TSDoc for TypeScript Utility Types and Mapped Types
Generate documentation for TypeScript utility types, mapped types, and conditional types. Cover @typeParam tags for complex type-level functions.
TypeScript
Detailed Explanation
Documenting Utility and Mapped Types
TypeScript utility types perform transformations on other types.
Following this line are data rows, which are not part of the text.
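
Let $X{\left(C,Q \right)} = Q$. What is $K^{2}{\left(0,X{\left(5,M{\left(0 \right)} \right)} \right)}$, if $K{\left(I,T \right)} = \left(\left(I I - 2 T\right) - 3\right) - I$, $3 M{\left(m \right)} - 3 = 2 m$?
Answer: $25$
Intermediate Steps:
$M{\left(m \right)} = 1 + \frac{2 m}{3}$
$K{\left(I,T \right)} = -3 + I^{2} - I - 2 T$ ($K{\left(I,T \right)} = \left(\left(I^{2} - 2 T\right) - 3\right) - I = \left(-3 + I^{2} - 2 T\right) - I = -3 + I^{2} - I - 2 T$)
$K^{2}{\left(0,X{\left(5,M{\left(0 \right)} \right)} \right)} = \left(-3 + 0^{2} - 0 - 2 \left(1 + \frac{2}{3} \cdot 0\right)\right)^{2} = \left(-3 + 0 + 0 - 2 \left(1 + 0\right)\right)^{2} = \left(-3 + 0 + 0 - 2\right)^{2} = \left(-5\right)^{2} = 25$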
Documenting them is critical because the logic is often non-obvious from the type definition alone.
Example Signature
type DeepReadonly<T> = {
readonly [P in keyof T]: T[P] extends object ? DeepReadonly<T[P]> : T[P];
};
Generated TSDoc
/**
* Recursively makes all properties of T readonly.
*
* Unlike the built-in `Readonly<T>` which only affects top-level
* properties, `DeepReadonly` traverses nested objects to make every
* property at every depth level immutable.
*
* @typeParam T - The source type to make deeply readonly.
*
* @example
* ```typescript
* interface Config {
* db: { host: string; port: number };
* cache: { ttl: number };
* }
*
* const config: DeepReadonly<Config> = loadConfig();
* config.db.host = "new"; // Error: readonly property
* ```
*/
What to Include
- Summary: What the type does in one sentence
- Comparison: How it differs from built-in or similar types
- Type parameters: What each type parameter represents
- Example: A concrete usage example showing the type in action
- Caveats: Edge cases like circular references, union types, or primitives
Common Utility Type Patterns
| Pattern | Tags to include |
|---|---|
Mapped type ({ [P in keyof T]: ... }) |
@typeParam, example |
Conditional type (T extends U ? X : Y) |
@typeParam, explanation of branches |
| Template literal type | @typeParam, pattern description |
| Intersection/union helper | @typeParam, comparison with alternatives |
Use Case
Documenting shared type utility libraries, framework-level types (like ORM model transformers), and any project where developers create reusable type-level functions that need clear explanations.